Мерзавцев было четверо. Разостлав под акацией широкие новые полотнища от жаток, трое из них возились с какими-то железками, покрытыми заводской краской. Среди них особенно был заметен парень, голый по пояс, устрашающе могучий в плечах и с круглой, по-солдатски стриженой головой. На руках его, а особенно на груди под широко распластавшим крылья татуированным синим орлом с подписью «Вова» небрежно перекатывались крутые связки мышц. Да… такому можно раздеваться, спору нет. Но чтобы что-то там ещё изобретать, наверно всё-таки нужны другие доказательства.

— Здорово, ребята! — Приветствовал отец-командир механизаторов. — А это кто там дрыхнет? — Кивнул он в сторону, под дерево.

Там на замасленной стёганке дремал сном льва в знойной саванне четвёртый мерзавец.

— Никак Иван? Неужто опять, чёртов сын, набрался?! Сегодня-то в честь чего?

Комбайнеры засмеялись. Здоровый парень с татуировкой — это и был Владимир Калинкин, во всяком случае, что Владимир — точно. Он с интересом, будто впервые посмотрел на спящего товарища и с открытой, честной улыбкой ответствовал:

— Сегодня, похоже, в вашу честь, Дмитрий Лукич. Трёшку за вчерашний день сшиб.

— Где это?

— А на культивации. Полторы нормы дал за пол-литра.

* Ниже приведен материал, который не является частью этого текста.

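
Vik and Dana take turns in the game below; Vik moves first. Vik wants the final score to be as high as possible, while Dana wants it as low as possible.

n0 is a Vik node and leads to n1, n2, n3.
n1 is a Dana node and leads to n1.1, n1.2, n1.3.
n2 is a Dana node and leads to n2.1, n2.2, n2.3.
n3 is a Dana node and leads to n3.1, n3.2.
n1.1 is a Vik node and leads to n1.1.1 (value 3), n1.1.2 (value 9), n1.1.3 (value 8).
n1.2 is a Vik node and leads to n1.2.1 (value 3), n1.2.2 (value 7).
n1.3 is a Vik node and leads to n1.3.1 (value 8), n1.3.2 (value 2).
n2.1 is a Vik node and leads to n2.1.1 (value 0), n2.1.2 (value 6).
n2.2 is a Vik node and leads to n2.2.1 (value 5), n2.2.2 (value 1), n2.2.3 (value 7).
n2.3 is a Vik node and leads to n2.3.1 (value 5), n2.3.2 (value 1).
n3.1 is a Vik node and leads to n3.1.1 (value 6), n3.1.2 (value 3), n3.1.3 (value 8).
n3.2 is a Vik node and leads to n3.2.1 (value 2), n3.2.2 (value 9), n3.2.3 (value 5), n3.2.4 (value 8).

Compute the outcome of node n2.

5

n2.1 (Vik): max(0, 6) = 6
n2.2 (Vik): max(5, 1, 7) = 7
n2.3 (Vik): max(5, 1) = 5
n2 (Dana): min(6, 7, 5) = 5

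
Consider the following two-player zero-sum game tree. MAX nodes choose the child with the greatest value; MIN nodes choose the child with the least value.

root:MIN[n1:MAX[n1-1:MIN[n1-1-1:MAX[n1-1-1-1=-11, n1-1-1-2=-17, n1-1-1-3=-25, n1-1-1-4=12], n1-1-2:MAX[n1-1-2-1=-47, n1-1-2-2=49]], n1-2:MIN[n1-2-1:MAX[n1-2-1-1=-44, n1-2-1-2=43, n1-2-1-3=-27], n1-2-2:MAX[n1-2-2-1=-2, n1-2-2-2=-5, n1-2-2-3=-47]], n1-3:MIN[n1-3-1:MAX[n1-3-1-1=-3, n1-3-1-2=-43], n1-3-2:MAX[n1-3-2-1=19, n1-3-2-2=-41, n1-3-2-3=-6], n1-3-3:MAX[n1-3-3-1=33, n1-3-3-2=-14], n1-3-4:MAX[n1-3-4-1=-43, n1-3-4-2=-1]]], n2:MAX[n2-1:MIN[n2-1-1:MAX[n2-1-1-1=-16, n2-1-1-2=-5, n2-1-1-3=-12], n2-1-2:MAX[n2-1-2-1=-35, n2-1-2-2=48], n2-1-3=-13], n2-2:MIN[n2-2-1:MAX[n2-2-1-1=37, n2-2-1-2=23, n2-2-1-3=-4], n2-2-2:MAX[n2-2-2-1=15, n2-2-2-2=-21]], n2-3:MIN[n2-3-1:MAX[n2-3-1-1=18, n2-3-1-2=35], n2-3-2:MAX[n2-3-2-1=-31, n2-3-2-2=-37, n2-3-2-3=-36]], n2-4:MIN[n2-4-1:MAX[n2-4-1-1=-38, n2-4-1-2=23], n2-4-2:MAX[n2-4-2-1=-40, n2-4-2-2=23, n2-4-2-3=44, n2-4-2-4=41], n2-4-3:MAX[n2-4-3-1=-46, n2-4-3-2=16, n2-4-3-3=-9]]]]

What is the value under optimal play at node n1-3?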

— Ты брось это, за пол-литра! — Насупился председатель. — За пол-литра… За пол-литра… — У него наверно после Трифона какая-то фаза закоротила. — Ишь, за пол-литра. А не на водку мы эти премии даём!

— Ясное дело, — вполне согласился с этим, почёсывая у орла подмышками, покладистый Калинкин, — на водку кто же даст. Но и жинке эту сверхплановую трёшку ни один дурак не понесёт.

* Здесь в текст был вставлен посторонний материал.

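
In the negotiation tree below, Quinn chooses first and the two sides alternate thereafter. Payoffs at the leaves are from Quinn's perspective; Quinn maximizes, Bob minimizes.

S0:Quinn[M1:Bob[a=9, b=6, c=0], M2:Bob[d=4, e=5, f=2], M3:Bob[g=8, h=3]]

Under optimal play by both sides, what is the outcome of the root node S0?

3

M1 (Bob): min(9, 6, 0) = 0
M2 (Bob): min(4, 5, 2) = 2
M3 (Bob): min(8, 3) = 3
S0 (Quinn): max(0, 2, 3) = 3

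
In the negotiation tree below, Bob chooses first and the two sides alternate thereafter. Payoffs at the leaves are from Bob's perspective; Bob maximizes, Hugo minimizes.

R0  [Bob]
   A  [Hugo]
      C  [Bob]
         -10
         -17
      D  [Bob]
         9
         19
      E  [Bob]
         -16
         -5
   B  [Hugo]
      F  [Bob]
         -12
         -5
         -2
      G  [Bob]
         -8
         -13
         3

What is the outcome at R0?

-2

C (Bob): max(-10, -17) = -10
D (Bob): max(9, 19) = 19
E (Bob): max(-16, -5) = -5
A (Hugo): min(-10, 19, -5) = -10
F (Bob): max(-12, -5, -2) = -2
G (Bob): max(-8, -13, 3) = 3
B (Hugo): min(-2, 3) = -2
R0 (Bob): max(-10, -2) = -2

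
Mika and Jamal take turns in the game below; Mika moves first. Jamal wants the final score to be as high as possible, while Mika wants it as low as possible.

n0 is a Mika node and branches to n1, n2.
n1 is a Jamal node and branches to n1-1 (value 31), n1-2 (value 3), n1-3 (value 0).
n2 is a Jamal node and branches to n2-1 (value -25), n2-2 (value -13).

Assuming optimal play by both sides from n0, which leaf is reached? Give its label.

n2-2

n1 (Jamal): max(31, 3, 0) = 31
n2 (Jamal): max(-25, -13) = -13
n0 (Mika): min(31, -13) = -13
At n0, Mika picks n2 (lowest: -13).
At n2, Jamal picks n2-2 (highest: -13).
Terminal value -13.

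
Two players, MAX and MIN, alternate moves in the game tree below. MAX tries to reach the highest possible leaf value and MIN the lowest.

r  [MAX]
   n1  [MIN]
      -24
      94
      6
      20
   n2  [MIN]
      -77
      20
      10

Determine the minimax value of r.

-24

n1 (MIN): min(-24, 94, 6, 20) = -24
n2 (MIN): min(-77, 20, 10) = -77
r (MAX): max(-24, -77) = -24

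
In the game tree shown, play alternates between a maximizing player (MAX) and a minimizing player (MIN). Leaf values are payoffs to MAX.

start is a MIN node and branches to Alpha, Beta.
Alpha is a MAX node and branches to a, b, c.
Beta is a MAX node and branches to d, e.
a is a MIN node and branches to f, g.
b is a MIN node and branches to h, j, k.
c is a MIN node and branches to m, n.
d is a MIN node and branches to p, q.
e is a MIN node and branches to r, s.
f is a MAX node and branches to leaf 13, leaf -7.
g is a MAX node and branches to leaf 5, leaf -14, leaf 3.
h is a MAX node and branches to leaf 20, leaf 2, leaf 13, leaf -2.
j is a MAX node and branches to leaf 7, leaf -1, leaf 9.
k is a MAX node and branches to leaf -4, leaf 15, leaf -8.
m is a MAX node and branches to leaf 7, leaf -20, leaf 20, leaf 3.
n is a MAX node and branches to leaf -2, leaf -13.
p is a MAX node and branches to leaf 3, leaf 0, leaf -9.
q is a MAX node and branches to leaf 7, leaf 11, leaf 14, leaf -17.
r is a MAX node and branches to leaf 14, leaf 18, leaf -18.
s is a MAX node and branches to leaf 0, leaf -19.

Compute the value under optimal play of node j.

9

j (MAX): max(7, -1, 9) = 9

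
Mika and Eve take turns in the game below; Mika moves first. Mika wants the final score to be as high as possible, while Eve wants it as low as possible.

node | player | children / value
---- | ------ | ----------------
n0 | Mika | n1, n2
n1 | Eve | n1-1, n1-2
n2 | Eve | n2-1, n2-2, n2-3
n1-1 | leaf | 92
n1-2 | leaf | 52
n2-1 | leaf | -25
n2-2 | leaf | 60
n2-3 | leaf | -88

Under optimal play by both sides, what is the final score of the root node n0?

n1 (Eve): min(92, 52) = 52
n2 (Eve): min(-25, 60, -88) = -88
n0 (Mika): max(52, -88) = 52

52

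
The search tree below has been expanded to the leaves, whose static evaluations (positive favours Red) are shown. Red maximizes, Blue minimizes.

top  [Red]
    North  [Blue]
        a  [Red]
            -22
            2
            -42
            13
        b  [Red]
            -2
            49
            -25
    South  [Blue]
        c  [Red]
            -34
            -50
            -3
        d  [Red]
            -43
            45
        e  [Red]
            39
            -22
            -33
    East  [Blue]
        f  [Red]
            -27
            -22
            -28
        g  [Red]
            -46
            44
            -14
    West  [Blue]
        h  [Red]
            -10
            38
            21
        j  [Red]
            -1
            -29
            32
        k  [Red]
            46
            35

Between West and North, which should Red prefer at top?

West

h (Red): max(-10, 38, 21) = 38
j (Red): max(-1, -29, 32) = 32
k (Red): max(46, 35) = 46
West (Blue): min(38, 32, 46) = 32
a (Red): max(-22, 2, -42, 13) = 13
b (Red): max(-2, 49, -25) = 49
North (Blue): min(13, 49) = 13
Red prefers the higher value; West=32, North=13. West is better since 32 > 13.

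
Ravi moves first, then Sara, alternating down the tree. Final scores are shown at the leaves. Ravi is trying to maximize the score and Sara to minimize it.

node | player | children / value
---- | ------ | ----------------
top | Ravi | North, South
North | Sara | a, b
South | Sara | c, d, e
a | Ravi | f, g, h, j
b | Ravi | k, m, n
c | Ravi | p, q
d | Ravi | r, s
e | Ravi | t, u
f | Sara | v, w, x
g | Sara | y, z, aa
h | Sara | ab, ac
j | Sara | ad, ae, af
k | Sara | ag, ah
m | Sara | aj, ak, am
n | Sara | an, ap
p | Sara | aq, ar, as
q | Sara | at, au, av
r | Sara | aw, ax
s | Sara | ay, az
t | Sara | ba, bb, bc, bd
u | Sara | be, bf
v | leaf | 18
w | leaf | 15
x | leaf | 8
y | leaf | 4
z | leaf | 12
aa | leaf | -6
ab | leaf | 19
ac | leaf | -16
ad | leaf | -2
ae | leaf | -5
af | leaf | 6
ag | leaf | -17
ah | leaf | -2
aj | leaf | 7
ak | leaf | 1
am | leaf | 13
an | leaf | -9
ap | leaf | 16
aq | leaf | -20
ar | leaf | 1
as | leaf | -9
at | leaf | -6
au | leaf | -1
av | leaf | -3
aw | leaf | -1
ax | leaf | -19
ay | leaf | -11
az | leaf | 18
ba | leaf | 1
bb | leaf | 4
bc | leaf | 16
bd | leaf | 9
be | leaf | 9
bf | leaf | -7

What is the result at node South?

p (Sara): min(-20, 1, -9) = -20
q (Sara): min(-6, -1, -3) = -6
c (Ravi): max(-20, -6) = -6
r (Sara): min(-1, -19) = -19
s (Sara): min(-11, 18) = -11
d (Ravi): max(-19, -11) = -11
t (Sara): min(1, 4, 16, 9) = 1
u (Sara): min(9, -7) = -7
e (Ravi): max(1, -7) = 1
South (Sara): min(-6, -11, 1) = -11

-11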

Вот это мысль! Наконец-то пошла, сермяжная! Я безотчётно, впервые, по-настоящему потянулся к блокноту. Вот с чего начинается настоящая журналистика!

— Опять, Калинкин, ты эту муть заводишь! — Окончательно рассердился председатель. — А ну, поднимите его! Ива-ан!

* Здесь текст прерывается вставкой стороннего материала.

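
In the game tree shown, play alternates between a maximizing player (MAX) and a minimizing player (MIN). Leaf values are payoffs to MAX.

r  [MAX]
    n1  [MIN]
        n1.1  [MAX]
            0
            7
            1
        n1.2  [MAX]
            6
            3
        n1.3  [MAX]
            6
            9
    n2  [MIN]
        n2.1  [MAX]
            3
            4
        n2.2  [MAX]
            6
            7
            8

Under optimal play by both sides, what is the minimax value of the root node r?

n1.1 (MAX): max(0, 7, 1) = 7
n1.2 (MAX): max(6, 3) = 6
n1.3 (MAX): max(6, 9) = 9
n1 (MIN): min(7, 6, 9) = 6
n2.1 (MAX): max(3, 4) = 4
n2.2 (MAX): max(6, 7, 8) = 8
n2 (MIN): min(4, 8) = 4
r (MAX): max(6, 4) = 6

6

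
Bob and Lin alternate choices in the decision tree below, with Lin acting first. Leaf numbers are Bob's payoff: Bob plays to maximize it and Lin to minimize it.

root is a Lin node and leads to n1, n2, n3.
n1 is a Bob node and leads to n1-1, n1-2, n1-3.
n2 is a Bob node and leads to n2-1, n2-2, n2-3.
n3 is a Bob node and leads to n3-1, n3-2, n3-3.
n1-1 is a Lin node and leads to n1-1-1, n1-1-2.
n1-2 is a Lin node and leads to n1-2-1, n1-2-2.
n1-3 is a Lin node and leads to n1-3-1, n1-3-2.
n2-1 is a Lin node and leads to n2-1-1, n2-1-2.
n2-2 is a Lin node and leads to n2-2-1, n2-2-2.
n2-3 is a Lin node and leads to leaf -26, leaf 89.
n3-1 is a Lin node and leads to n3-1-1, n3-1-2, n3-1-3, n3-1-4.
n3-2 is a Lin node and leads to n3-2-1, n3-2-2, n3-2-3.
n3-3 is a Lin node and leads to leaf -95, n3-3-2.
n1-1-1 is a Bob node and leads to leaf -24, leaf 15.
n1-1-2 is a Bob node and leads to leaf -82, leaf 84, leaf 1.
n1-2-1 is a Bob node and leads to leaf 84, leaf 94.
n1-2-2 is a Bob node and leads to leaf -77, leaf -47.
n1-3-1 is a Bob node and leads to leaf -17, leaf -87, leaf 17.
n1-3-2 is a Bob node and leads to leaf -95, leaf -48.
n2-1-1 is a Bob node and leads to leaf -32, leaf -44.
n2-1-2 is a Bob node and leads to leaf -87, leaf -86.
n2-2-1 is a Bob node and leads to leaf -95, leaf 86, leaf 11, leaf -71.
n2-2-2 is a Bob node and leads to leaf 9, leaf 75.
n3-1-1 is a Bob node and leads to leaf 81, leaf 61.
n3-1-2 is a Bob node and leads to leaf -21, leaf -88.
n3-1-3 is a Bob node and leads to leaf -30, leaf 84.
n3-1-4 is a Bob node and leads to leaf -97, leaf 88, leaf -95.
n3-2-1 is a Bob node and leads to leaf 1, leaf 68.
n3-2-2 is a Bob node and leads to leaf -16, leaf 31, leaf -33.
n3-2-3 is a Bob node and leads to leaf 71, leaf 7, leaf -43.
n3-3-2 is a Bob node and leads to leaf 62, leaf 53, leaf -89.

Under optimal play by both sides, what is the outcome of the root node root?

n1-1-1 (Bob): max(-24, 15) = 15
n1-1-2 (Bob): max(-82, 84, 1) = 84
n1-1 (Lin): min(15, 84) = 15
n1-2-1 (Bob): max(84, 94) = 94
n1-2-2 (Bob): max(-77, -47) = -47
n1-2 (Lin): min(94, -47) = -47
n1-3-1 (Bob): max(-17, -87, 17) = 17
n1-3-2 (Bob): max(-95, -48) = -48
n1-3 (Lin): min(17, -48) = -48
n1 (Bob): max(15, -47, -48) = 15
n2-1-1 (Bob): max(-32, -44) = -32
n2-1-2 (Bob): max(-87, -86) = -86
n2-1 (Lin): min(-32, -86) = -86
n2-2-1 (Bob): max(-95, 86, 11, -71) = 86
n2-2-2 (Bob): max(9, 75) = 75
n2-2 (Lin): min(86, 75) = 75
n2-3 (Lin): min(-26, 89) = -26
n2 (Bob): max(-86, 75, -26) = 75
n3-1-1 (Bob): max(81, 61) = 81
n3-1-2 (Bob): max(-21, -88) = -21
n3-1-3 (Bob): max(-30, 84) = 84
n3-1-4 (Bob): max(-97, 88, -95) = 88
n3-1 (Lin): min(81, -21, 84, 88) = -21
n3-2-1 (Bob): max(1, 68) = 68
n3-2-2 (Bob): max(-16, 31, -33) = 31
n3-2-3 (Bob): max(71, 7, -43) = 71
n3-2 (Lin): min(68, 31, 71) = 31
n3-3-2 (Bob): max(62, 53, -89) = 62
n3-3 (Lin): min(-95, 62) = -95
n3 (Bob): max(-21, 31, -95) = 31
root (Lin): min(15, 75, 31) = 15

15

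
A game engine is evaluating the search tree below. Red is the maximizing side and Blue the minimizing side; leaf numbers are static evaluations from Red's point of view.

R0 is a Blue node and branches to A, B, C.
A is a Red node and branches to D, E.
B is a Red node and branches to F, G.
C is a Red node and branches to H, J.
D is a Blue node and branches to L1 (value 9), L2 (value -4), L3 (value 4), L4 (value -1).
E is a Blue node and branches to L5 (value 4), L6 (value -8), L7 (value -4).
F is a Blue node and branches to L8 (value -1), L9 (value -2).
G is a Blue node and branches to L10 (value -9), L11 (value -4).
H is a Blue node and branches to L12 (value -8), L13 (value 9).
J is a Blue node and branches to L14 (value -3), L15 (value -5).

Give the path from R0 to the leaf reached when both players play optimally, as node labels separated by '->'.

R0 -> C -> J -> L15

D (Blue): min(9, -4, 4, -1) = -4
E (Blue): min(4, -8, -4) = -8
A (Red): max(-4, -8) = -4
F (Blue): min(-1, -2) = -2
G (Blue): min(-9, -4) = -9
B (Red): max(-2, -9) = -2
H (Blue): min(-8, 9) = -8
J (Blue): min(-3, -5) = -5
C (Red): max(-8, -5) = -5
R0 (Blue): min(-4, -2, -5) = -5
At R0, Blue picks C (lowest: -5).
At C, Red picks J (highest: -5).
At J, Blue picks L15 (lowest: -5).
Terminal value -5.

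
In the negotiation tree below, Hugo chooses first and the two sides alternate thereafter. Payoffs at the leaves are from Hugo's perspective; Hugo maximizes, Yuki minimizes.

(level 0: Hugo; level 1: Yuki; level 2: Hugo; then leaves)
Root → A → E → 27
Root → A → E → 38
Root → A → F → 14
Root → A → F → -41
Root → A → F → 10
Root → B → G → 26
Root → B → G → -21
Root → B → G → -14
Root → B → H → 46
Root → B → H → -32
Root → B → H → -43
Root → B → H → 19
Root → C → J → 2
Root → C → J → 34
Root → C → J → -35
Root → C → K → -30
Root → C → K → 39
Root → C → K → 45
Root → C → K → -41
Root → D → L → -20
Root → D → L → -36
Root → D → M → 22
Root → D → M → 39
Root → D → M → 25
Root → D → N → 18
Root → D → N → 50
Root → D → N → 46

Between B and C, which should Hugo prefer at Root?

C

G (Hugo): max(26, -21, -14) = 26
H (Hugo): max(46, -32, -43, 19) = 46
B (Yuki): min(26, 46) = 26
J (Hugo): max(2, 34, -35) = 34
K (Hugo): max(-30, 39, 45, -41) = 45
C (Yuki): min(34, 45) = 34
Hugo prefers the higher value; B=26, C=34. C is better since 34 > 26.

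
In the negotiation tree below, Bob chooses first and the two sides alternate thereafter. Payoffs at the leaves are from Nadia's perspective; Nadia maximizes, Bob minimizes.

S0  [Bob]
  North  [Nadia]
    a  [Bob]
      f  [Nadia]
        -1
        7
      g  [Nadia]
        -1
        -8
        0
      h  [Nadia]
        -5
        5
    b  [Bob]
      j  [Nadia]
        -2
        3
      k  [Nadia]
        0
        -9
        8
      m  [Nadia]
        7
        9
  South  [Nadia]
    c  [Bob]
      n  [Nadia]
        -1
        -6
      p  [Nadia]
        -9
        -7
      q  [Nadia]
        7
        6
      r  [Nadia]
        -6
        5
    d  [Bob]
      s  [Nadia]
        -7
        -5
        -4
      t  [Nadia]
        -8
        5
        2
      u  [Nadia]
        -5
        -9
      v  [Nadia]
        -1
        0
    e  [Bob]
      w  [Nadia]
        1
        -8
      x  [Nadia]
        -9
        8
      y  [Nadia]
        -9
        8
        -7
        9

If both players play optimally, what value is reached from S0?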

Когда его растолкали, Иван ошалело уставился красными, смятыми жарким сном глазами на стоящую рядом начальственную «волгу», приснится же такое, осторожно потряс головой, потом медленно-медленно, со стоном тяжелораненого бойца развернулся. Узнав наконец Генералова, расплылся в шальной улыбке.

— Кого я ви-жу! Дмитрий Луки-ич! — И тут же схватился за голову. — Ох, туды-растуды и так далее, больно-то как! На солнце, что ли, напекло? Хлопцы, дайте попить что-нибудь!

— Я тебе дам попить! — Затопотал на него Лукич. — Тебе как человеку премию дают за хороший труд, — он свирепо покосился на нас с Лёнькой (но мы-то при чём?!), — а ты, мерзавец, куда её ухлопал? И что, скажи на милость, за утроба у тебя такая ненасытная?!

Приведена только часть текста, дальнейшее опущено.